Prioritize (Hierarchy)

Any objective is more important than the others (most common case)

Priority order + tolerance %

Pareto

All objectives are equally important and you want to explore trade-offs

Nothing — the optimizer maps the trade-off front

Weighted Sum

You have a fixed numerical tradeoff — exact relative weights are known

Weight % per objective


Handling Cost and Derived Quantities

Cost as an objective: If cost matters in your optimization, the recommended approach is to include it as a multi-objective setting using Hierarchy (prioritize). Set your main performance metric (e.g. yield, selectivity) as the top priority, and cost as a secondary objective to minimize. This prevents the optimizer from exploring regions where cost is low but performance is also very low — it first ensures good performance, then optimizes cost within that region.

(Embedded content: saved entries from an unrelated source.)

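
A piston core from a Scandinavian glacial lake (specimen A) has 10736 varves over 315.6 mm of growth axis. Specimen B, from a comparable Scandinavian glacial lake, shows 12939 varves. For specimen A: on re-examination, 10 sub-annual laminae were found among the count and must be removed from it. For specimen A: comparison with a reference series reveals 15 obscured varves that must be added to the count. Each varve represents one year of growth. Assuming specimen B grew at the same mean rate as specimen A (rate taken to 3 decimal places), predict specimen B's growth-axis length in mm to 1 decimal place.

Specimen A: true varve count = 10736 − 10 + 15 = 10741.
A: 315.6 mm over 10741 years gives 315.6 / 10741 ≈ 0.029 mm per year.
B's length ≈ 0.029 × 12939 = 375.2 mm.

375.2 mm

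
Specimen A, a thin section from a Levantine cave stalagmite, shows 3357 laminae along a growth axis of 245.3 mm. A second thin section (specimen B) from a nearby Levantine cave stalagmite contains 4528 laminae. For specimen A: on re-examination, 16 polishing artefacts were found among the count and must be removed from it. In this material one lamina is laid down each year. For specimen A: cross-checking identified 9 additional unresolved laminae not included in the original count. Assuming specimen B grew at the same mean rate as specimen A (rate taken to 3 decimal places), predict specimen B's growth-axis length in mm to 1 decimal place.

330.5 mm

Specimen A: true lamina count = 3357 − 16 + 9 = 3350.
A: Extension rate ≈ 245.3 / 3350 = 0.073 mm/year.
For B, 0.073 mm/year × 4528 years = 330.5 mm.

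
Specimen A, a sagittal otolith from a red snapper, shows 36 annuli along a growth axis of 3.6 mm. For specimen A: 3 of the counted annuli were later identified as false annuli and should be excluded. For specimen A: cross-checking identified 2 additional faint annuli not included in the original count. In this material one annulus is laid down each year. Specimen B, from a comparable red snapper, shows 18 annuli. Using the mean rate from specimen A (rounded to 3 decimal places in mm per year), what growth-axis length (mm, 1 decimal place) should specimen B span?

Specimen A: adjusted count: 36 − 3 + 2 = 35 annuli.
A: Extension rate ≈ 3.6 / 35 = 0.103 mm/year.
B's length ≈ 0.103 × 18 = 1.9 mm.

1.9 mm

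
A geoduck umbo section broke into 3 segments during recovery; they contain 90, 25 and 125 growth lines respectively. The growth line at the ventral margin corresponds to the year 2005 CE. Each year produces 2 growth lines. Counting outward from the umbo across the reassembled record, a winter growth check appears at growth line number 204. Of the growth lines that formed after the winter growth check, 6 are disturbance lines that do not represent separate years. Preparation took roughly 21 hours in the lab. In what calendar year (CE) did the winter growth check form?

1990 CE

Total growth lines = 90 + 25 + 125 = 240.
240 − 204 = 36 growth lines lie beyond the winter growth check toward the ventral margin.
Excluding 6 false growth lines: 36 − 6 = 30.
30 growth lines at 2 per year is 30 / 2 = 15 years.
Counting back 15 years from 2005 CE places the winter growth check in 2005 − 15 = 1990 CE.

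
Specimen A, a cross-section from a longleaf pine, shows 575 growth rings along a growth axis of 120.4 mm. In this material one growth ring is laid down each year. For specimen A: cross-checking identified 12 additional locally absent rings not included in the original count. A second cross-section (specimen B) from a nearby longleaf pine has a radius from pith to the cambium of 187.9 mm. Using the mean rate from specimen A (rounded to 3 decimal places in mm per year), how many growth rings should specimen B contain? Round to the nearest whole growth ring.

917 growth rings

Specimen A: adjusted count: 575 + 12 = 587 growth rings.
A: Mean rate = 120.4 mm / 587 years ≈ 0.205 mm/yr.
For B, 187.9 / 0.205 = 916.59 years ≈ 917 growth rings.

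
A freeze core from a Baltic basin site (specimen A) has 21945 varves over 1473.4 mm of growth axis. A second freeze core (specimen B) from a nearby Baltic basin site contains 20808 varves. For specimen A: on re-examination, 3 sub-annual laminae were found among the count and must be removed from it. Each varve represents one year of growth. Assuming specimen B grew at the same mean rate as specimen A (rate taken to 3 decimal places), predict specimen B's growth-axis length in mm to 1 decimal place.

Specimen A: adjusted count: 21945 − 3 = 21942 varves.
A: Extension rate ≈ 1473.4 / 21942 = 0.067 mm per year.
For B, 0.067 mm/year × 20808 years = 1394.1 mm.

1394.1 mm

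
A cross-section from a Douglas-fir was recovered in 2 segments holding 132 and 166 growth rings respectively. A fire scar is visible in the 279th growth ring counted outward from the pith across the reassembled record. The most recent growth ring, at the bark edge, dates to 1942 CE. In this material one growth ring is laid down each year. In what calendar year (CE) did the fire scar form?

1923 CE

Total growth rings = 132 + 166 = 298.
The fire scar sits at growth ring 279 from the pith, so 298 − 279 = 19 growth rings formed after it.
1942 − 19 = 1923 CE.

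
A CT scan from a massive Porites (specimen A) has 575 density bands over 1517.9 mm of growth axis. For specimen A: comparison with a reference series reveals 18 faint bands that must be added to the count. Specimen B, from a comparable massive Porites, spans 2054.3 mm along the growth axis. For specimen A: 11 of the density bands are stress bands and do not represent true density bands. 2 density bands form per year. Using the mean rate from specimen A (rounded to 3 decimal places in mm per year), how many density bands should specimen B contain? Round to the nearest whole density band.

Specimen A: true density band count = 575 − 11 + 18 = 582.
Specimen A: 582 density bands at 2 per year is 582 / 2 = 291 years.
A: Extension rate ≈ 1517.9 / 291 = 5.216 mm/yr.
Specimen B: 2054.3 mm / 5.216 mm per year = 393.85 years; at 2 density bands per year that is 393.85 × 2 ≈ 788 density bands.

788 density bands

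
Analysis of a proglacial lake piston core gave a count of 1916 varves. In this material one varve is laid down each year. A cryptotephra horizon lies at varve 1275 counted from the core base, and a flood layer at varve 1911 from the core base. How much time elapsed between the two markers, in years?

636 yr

The two markers are separated by 1911 − 1275 = 636 varves.
One varve per year makes the interval 636 years.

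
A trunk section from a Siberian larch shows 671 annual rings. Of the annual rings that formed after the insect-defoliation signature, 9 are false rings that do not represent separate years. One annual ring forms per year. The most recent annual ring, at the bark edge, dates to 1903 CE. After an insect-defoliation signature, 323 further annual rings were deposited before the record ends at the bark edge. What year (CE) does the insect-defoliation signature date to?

323 annual rings formed after the insect-defoliation signature.
Excluding 9 false annual rings: 323 − 9 = 314.
1903 − 314 = 1589 CE.

1589 CE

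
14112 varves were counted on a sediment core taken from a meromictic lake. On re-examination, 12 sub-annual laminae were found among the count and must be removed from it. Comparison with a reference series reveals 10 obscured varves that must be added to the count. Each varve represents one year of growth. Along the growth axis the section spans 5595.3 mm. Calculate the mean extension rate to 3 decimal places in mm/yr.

0.397 mm/yr

True varve count = 14112 − 12 + 10 = 14110.
Extension rate ≈ 5595.3 / 14110 = 0.397 mm/yr.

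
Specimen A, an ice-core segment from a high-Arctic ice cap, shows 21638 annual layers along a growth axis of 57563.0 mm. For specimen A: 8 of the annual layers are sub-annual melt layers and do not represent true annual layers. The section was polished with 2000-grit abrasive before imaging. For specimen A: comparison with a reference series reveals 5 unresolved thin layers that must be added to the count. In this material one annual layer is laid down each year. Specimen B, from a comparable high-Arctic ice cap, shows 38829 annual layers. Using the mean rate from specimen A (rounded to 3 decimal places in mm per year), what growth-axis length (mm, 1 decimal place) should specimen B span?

103324.0 mm

Specimen A: adjusted count: 21638 − 8 + 5 = 21635 annual layers.
A: Extension rate ≈ 57563.0 / 21635 = 2.661 mm/year.
For B, 2.661 mm/year × 38829 years = 103324.0 mm.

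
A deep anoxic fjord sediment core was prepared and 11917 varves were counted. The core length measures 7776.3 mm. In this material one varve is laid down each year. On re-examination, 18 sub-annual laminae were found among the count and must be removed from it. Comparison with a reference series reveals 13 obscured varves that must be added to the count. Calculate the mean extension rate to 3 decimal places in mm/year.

True varve count = 11917 − 18 + 13 = 11912.
7776.3 mm over 11912 years gives 7776.3 / 11912 ≈ 0.653 mm/year.

0.653 mm/year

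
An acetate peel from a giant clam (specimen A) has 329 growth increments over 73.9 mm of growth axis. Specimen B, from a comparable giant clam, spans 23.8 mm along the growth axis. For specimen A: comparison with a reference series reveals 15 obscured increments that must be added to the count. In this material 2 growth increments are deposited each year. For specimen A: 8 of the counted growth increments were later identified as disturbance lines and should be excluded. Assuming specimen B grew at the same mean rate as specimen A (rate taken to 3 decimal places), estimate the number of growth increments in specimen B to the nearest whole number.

Specimen A: true growth increment count = 329 − 8 + 15 = 336.
Specimen A: with 2 growth increments per year, 336 / 2 = 168 years.
A: 73.9 mm over 168 years gives 73.9 / 168 ≈ 0.440 mm/yr.
Specimen B: 23.8 mm / 0.440 mm per year = 54.09 years; at 2 growth increments per year that is 54.09 × 2 ≈ 108 growth increments.

108 growth increments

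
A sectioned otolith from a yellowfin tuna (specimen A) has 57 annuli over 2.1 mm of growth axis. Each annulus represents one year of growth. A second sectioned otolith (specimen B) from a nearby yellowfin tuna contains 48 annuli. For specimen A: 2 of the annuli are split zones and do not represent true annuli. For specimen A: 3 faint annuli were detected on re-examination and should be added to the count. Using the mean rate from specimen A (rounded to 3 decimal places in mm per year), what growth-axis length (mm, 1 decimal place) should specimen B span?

Specimen A: correcting the raw count gives 57 − 2 + 3 = 58 true annuli.
A: Mean rate = 2.1 mm / 58 years ≈ 0.036 mm per year.
Length of B = 0.036 × 48 = 1.7 mm.

1.7 mm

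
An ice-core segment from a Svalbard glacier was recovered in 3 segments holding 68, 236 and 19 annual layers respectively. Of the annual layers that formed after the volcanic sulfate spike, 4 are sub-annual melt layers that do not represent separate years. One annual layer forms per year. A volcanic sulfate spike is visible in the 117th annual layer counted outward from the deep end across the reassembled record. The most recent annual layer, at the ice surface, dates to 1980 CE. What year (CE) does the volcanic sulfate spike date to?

1778 CE

Total annual layers = 68 + 236 + 19 = 323.
323 − 117 = 206 annual layers lie beyond the volcanic sulfate spike toward the ice surface.
206 − 4 false = 202 true annual layers after the volcanic sulfate spike.
The annual layer at the ice surface is 1980 CE, so the volcanic sulfate spike dates to 1980 − 202 = 1778 CE.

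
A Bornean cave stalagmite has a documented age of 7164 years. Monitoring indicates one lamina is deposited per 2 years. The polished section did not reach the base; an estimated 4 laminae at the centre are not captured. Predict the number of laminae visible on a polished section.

3578 laminae

One lamina every 2 years means 7164 / 2 = 3582 laminae.
Less the 4 uncaptured laminae: 3582 − 4 = 3578.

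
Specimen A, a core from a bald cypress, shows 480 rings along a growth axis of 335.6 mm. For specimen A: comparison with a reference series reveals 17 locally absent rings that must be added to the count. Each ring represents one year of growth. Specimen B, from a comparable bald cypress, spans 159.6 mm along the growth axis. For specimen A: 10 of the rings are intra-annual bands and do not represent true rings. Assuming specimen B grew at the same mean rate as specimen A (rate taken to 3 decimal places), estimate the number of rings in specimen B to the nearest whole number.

Specimen A: after corrections the count is 480 − 10 + 17 = 487 rings.
A: Extension rate ≈ 335.6 / 487 = 0.689 mm/year.
B spans 159.6 / 0.689 = 231.64 years ≈ 232 rings.

232 rings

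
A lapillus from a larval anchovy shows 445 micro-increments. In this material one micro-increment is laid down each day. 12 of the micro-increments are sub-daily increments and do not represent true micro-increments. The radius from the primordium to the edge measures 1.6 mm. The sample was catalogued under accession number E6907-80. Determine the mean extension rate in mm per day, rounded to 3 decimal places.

0.004 mm per day

After corrections the count is 445 − 12 = 433 micro-increments.
Mean rate = 1.6 mm / 433 days ≈ 0.004 mm per day.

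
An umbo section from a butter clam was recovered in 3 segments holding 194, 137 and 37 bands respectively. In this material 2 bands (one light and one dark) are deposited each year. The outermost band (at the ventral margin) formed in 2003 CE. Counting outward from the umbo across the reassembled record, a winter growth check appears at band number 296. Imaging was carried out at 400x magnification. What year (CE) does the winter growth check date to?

1967 CE

Total bands = 194 + 137 + 37 = 368.
368 − 296 = 72 bands lie beyond the winter growth check toward the ventral margin.
With 2 bands per year, 72 / 2 = 36 years.
Counting back 36 years from 2003 CE places the winter growth check in 2003 − 36 = 1967 CE.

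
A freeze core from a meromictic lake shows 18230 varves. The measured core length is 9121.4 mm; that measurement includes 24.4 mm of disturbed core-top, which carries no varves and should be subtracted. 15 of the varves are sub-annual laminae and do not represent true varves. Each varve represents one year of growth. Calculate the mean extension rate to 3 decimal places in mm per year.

After corrections the count is 18230 − 15 = 18215 varves.
Net length = 9121.4 − 24.4 = 9097.0 mm.
9097.0 mm over 18215 years gives 9097.0 / 18215 ≈ 0.499 mm per year.

0.499 mm per year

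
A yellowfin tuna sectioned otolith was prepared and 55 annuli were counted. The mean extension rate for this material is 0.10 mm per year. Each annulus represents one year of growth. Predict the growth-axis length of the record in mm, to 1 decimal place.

5.5 mm

The record spans 55 years at 0.10 mm per year.
Predicted length = 0.10 mm/year × 55 years = 5.5 mm.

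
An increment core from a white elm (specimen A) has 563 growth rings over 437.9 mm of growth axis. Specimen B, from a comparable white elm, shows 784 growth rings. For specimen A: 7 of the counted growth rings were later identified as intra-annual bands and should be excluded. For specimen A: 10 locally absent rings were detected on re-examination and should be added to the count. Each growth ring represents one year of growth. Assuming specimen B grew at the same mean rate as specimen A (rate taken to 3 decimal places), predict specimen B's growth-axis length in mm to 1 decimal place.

Specimen A: correcting the raw count gives 563 − 7 + 10 = 566 true growth rings.
A: Mean rate = 437.9 mm / 566 years ≈ 0.774 mm/year.
B's length ≈ 0.774 × 784 = 606.8 mm.

606.8 mm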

Derived quantities: Quantities that can be computed deterministically from parameters or other measurements — such as ratios, combined scores, or efficiency metrics — should not be added as variables. If they have a bound that must be met (e.g. a budget limit or mixture sum), add them as a constraint — particularly using a linear constraint if the relationship is linear. Otherwise, add them as a result without objective for tracking purposes.

When to Use a Constraint

Constraints can only be used when the relationship between variables is linear — for example, a weighted sum of variables that must equal a value, stay below a budget, or fall within a range. The platform does not currently support constraints on non-linear derived quantities (like impurity or efficiency ratios).

Examples of what works as a constraint:

  • Component fractions sum to 100% — a linear sum of variables

  • Reagent cost ≤ budget — a weighted linear sum of volumes

See the Constraints Overview for how to set these up.

When to Use a Result Without Objective

For derived quantities that are not linear functions of variables (like impurity, efficiency ratios, or combined scores), add them as a result without objective. This lets you track them across iterations without the optimizer trying to learn or predict them. There is currently no way to restrict the search space by non-linear derived quantities.

Examples:

  • Impurity level — tracked for analysis but not constrainable (not a linear function of variables)

  • Efficiency ratio — yield per unit cost, recorded for comparison

  • Combined score — a composite metric you want to monitor


Decision Guide

Is cost important to your optimization?

  • Yes — add it as a secondary objective using Hierarchy, with your main performance metric as the top priority.

Is the quantity a real experimental outcome (not computable from other values)?

  • Yes — add it as an objective (Maximize, Minimize, or Target).

  • No — it is derived. Go to the next question.

Is it a linear function of your variables with a bound that must be met?

  • Yes — add it as a linear constraint.

  • No — add it as a result without objective for tracking.